Myth of Wolfe the conquering hero

 

The Maple Leaf Forever added to the myth of Wolfe, “the dauntless hero.” Cover to the sheet music of the song composed (words and music) by Alex Muir. This image is from one of 1,000 copies of the first printing of the sheet music, by Muir in 1868. Toronto Public Library, Wikimedia Commons.

We can blame Prime Minister William Pitt, in his efforts to whip up public support for Britain’s Seven Years’ War against France and its allies, for establishing the myth that James Wolfe conquered New France for Britain in the Battle of the Plains of Abraham in 1759.

“Nations adore military heroes, and none more so than the English, particularly when the idol falls in battle,” historian William M. Fowler Jr. writes in Empires at War: The Seven Years’ War and the Struggle for North America.

For Pitt, the battle on the Plains of Abraham and the death of Wolfe “was the best combination a politician could hope for.” In Parliament, Pitt delivered “a eulogy to Wolfe and a paean to his victory.” Then, “Writers, poets, sculptors and painters went to work fashioning monuments to Wolfe in words, stone, and on canvass.”

The lesson seems to be, if you want to be immortalized as a war hero, it’s best to die in battle, like Nelson at Trafalgar, or Wolfe on the Plains of Abraham. Perhaps Edward Hawke would be better remembered had he died at the Battle of Quiberon Bay, where the destiny of Canada actually was determined.

Among the corpus inspired by Pitt, The Maple Leaf Forever was a latecomer, once considered a second national at anthem, at least by English speaking Canada.

“The thistle, shamrock, rose entwine…” That’s it. Just the Scots, Irish and English. No place at the table in very British North America for the French; nor for First Nations, Ukrainians, Chinese, Africans, or any of the vastly varied threads that are the fabric of Canada. Discrimination meant lost job and career opportunities and social ostracism for millions of non-British throughout much of the nineteenth and twentieth centuries.

The Maple Leaf Forever was written by Alexander Muir, a veteran of Toronto’s Queen’s Own Rifles and the Battle of Ridgeway in the Fenian raids of 1866. He is said to have been inspired by a maple tree that stood in front of his house at Memory Lane and Laing Street in Toronto. The tree was still there in 2012, but later fell.

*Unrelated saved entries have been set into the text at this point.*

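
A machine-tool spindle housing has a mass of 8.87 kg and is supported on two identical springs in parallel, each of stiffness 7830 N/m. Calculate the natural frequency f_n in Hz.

Parallel springs add: k_eq = 2 × 7830 = 15660 N/m.
ω_n = √(k_eq/m) = √(15660/8.87) = √1766 = 42.02 rad/s.
f_n = ω_n/(2π) = 42.02/6.283 = 6.687 Hz.

6.69 Hz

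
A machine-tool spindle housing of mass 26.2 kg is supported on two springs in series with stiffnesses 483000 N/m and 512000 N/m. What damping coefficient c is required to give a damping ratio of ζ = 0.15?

766 N·s/m

Series springs: 1/k_eq = 1/483000 + 1/512000 = 4.024×10^-6, so k_eq = 248500 N/m.
c_c = 2√(k_eq·m) = 2√(248500 × 26.2) = 5104 N·s/m.
c = ζ·c_c = 0.15 × 5104 = 765.5 N·s/m.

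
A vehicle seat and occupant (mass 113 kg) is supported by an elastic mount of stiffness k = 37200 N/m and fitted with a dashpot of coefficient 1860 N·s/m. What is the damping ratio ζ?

0.454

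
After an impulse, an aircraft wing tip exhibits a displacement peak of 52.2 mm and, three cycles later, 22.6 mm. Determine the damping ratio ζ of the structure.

Logarithmic decrement δ = (1/n)·ln(x₀/x_n) = (1/3)·ln(52.2/22.6) = (1/3)·ln(2.310) = 0.2790.
ζ = δ/√(4π² + δ²) = 0.2790/√(39.48 + 0.0779) = 0.2790/6.289 = 0.04437.

0.0444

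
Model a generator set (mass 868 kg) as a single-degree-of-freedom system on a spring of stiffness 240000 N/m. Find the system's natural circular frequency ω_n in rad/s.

ω_n = √(k/m) = √(240000/868) = √276.5 = 16.63 rad/s.

16.6 rad/s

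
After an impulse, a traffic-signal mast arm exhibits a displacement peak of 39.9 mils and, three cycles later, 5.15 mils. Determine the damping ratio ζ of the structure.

0.108

Logarithmic decrement δ = (1/n)·ln(x₀/x_n) = (1/3)·ln(39.9/5.15) = (1/3)·ln(7.748) = 0.6825.
ζ = δ/√(4π² + δ²) = 0.6825/√(39.48 + 0.466) = 0.6825/6.320 = 0.1080.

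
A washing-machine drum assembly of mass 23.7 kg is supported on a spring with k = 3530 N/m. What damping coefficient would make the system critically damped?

c_c = 2√(k·m) = 2√(3530 × 23.7) = 2 × 289.2 = 578.5 N·s/m.

578 N·s/m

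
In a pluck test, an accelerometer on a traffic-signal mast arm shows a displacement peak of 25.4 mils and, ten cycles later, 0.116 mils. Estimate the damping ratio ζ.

0.0855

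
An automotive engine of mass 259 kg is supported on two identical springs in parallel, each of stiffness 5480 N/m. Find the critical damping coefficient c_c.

3370 N·s/m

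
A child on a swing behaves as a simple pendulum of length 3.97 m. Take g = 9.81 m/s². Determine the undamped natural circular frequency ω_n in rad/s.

1.57 rad/s

For a simple pendulum ω_n = √(g/L) = √(9.81/3.97) = √2.471 = 1.572 rad/s.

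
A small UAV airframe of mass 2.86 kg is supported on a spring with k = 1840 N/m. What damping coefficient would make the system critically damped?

145 N·s/m

c_c = 2√(k·m) = 2√(1840 × 2.86) = 2 × 72.54 = 145.1 N·s/m.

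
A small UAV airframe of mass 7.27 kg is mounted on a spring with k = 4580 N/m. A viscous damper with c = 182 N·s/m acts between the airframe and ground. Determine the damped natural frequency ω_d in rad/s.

ω_n = √(k/m) = √(4580/7.27) = 25.10 rad/s.
Critical damping c_c = 2√(k·m) = 2√(4580 × 7.27) = 364.9 N·s/m, so ζ = c/c_c = 182/364.9 = 0.4987.
ω_d = ω_n√(1 − ζ²) = 25.10 × √(1 − 0.249) = 21.76 rad/s.

21.8 rad/s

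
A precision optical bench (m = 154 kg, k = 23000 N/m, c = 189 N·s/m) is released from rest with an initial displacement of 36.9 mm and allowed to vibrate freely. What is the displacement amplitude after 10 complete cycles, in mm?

1.57 mm

ζ = c/(2√(km)) = 189/(2√(23000 × 154)) = 189/3764 = 0.05021.
Logarithmic decrement δ = 2πζ/√(1 − ζ²) = 2π × 0.05021/√(1 − 0.00252) = 0.3159.
After n cycles, x_n/x₀ = e^(−nδ), so x_10 = 36.9 × e^(−10 × 0.3159) = 36.9 × 0.04247 = 1.567 mm.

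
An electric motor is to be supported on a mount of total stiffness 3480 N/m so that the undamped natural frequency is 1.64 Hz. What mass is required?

ω_n = 2πf_n = 2π × 1.64 = 10.30 rad/s.
m = k/ω_n² = 3480/10.30² = 3480/106.2 = 32.77 kg.

32.8 kg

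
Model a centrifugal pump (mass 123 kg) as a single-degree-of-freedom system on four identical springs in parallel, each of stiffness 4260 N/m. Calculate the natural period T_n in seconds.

Parallel springs add: k_eq = 4 × 4260 = 17040 N/m.
ω_n = √(k_eq/m) = √(17040/123) = √138.5 = 11.77 rad/s.
T_n = 2π/ω_n = 6.283/11.77 = 0.5338 s.

0.534 s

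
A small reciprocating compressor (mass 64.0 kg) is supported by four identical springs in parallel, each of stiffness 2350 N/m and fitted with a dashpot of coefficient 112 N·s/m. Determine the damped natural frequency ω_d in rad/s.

12.1 rad/s

Parallel springs add: k_eq = 4 × 2350 = 9400 N/m.
ω_n = √(k_eq/m) = √(9400/64.0) = 12.12 rad/s.
Critical damping c_c = 2√(k_eq·m) = 2√(9400 × 64.0) = 1551 N·s/m, so ζ = c/c_c = 112/1551 = 0.07220.
ω_d = ω_n√(1 − ζ²) = 12.12 × √(1 − 0.00521) = 12.09 rad/s.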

Muir revised his song to make it more acceptable, and later version have been written to reflect the Canada of today. In Muir’s first version, it was “Old England’s flag,” rather than Britannia’s that Wolfe was said to have planted. He revised the song further with a version in which the French were represented by the Lilly. It was, however, the version embracing only the British that endured and remained popular, until slowly fading from the scene in recent decades.

New lyrics by Vladimir Radian in the winning entry of a 1997 CBC contest excised any hint of colonial imperialism, and spoke of Our land of peace, where proudly flies / The Maple Leaf forever.

In another set of lyrics by former Canadian army chaplain D.E. Benton, our founding fathers are said to have come In days of yore from splendid shores…

And planted firm those rights of old.

Neither of the new versions made the hit parade, while the old version was wildly popular for decades. Today, its naked bigotry makes it largely shunned.